During an interview with the FOX Business Network’s Maria Bartiromo, former U.S. Attorney General John Ashcroft weighed in on Apple’s (NASDAQ:AAPL) refusal to allow the FBI access to the iPhone used by one of the San Bernardino shooters.
“We cannot have an American company that provides a sanctuary or a secure area where terrorists can communicate and can plan and carry out plans to disrupt America and to destroy our freedom,” he said.
Ashcroft “hopes” there will be a way for Apple to provide the information while protecting the privacy of law abiding citizens. He added, “however, when there are terrorists at work, I don’t think we want to find a way to protect their communications. They have to be susceptible to law enforcement understanding.”

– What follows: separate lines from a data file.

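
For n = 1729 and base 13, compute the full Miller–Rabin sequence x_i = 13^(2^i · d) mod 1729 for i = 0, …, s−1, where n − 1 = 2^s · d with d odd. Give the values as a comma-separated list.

1196, 533, 533, 533, 533, 533

n − 1 = 1728 = 2^6 · 27, so s = 6 and d = 27.
x_0 = 13^27 mod 1729 = 1196.
x_1 = 1196^2 mod 1729 = 533.
x_2 = 533^2 mod 1729 = 533.
x_3 = 533^2 mod 1729 = 533.
x_4 = 533^2 mod 1729 = 533.
x_5 = 533^2 mod 1729 = 533.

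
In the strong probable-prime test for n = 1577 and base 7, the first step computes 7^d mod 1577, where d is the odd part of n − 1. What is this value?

30

n − 1 = 1576 = 2^3 · 197, so s = 3 and d = 197.
Repeated squaring mod 1577: 7^1 ≡ 7, 7^2 ≡ 49, 7^4 ≡ 824, 7^8 ≡ 866, 7^16 ≡ 881, 7^32 ≡ 277, 7^64 ≡ 1033, 7^128 ≡ 1037.
197 = 128 + 64 + 4 + 1, so 7^197 ≡ 1037·1033·824·7 ≡ 30 (mod 1577).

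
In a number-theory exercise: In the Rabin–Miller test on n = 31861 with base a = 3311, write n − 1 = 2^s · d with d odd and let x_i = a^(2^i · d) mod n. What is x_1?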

Earlier on Mornings with Maria, former Qwest CEO Joe Nacchio compared his fight against the NSA and alleged insider trading to Apple. He suggested that it was illegal for the government to put “pipes beneath the ground” to listen in on conversations.“Ashcroft was the attorney general at the time and the director of the FBI was an assistant attorney general at the time and they knew that our intelligence agencies were involved in illegal activities,” he said.
Ashcroft responded saying: “The idea that somehow the government can never get information to defend the national security because someone might sometime abuse him for information is absurd. Everything is susceptible to abuse,” he said.
According to Ashcroft, the government can legally gain information through the Foreign Intelligence Surveillance Act Courts or the authority of the president in Article 2 for obtaining information.
“The safeguards we developed before should be the ones we use again and we should do this -- and I think there will be a way to get this done here. You can’t have secure communications for terrorists,” he said.
Ashcroft also discussed the political fallout from the death of Supreme Court Justice Antonin Scalia.
“Antonin Scalia was probably one of the greatest patriots that I ever got to know. He was committed to what the constitution was supposed to mean and it should not be abandoned simply because five judges somehow develop a majority on the Supreme Court. He knew that the constitution, when amended, should be amended the way the constitution says.”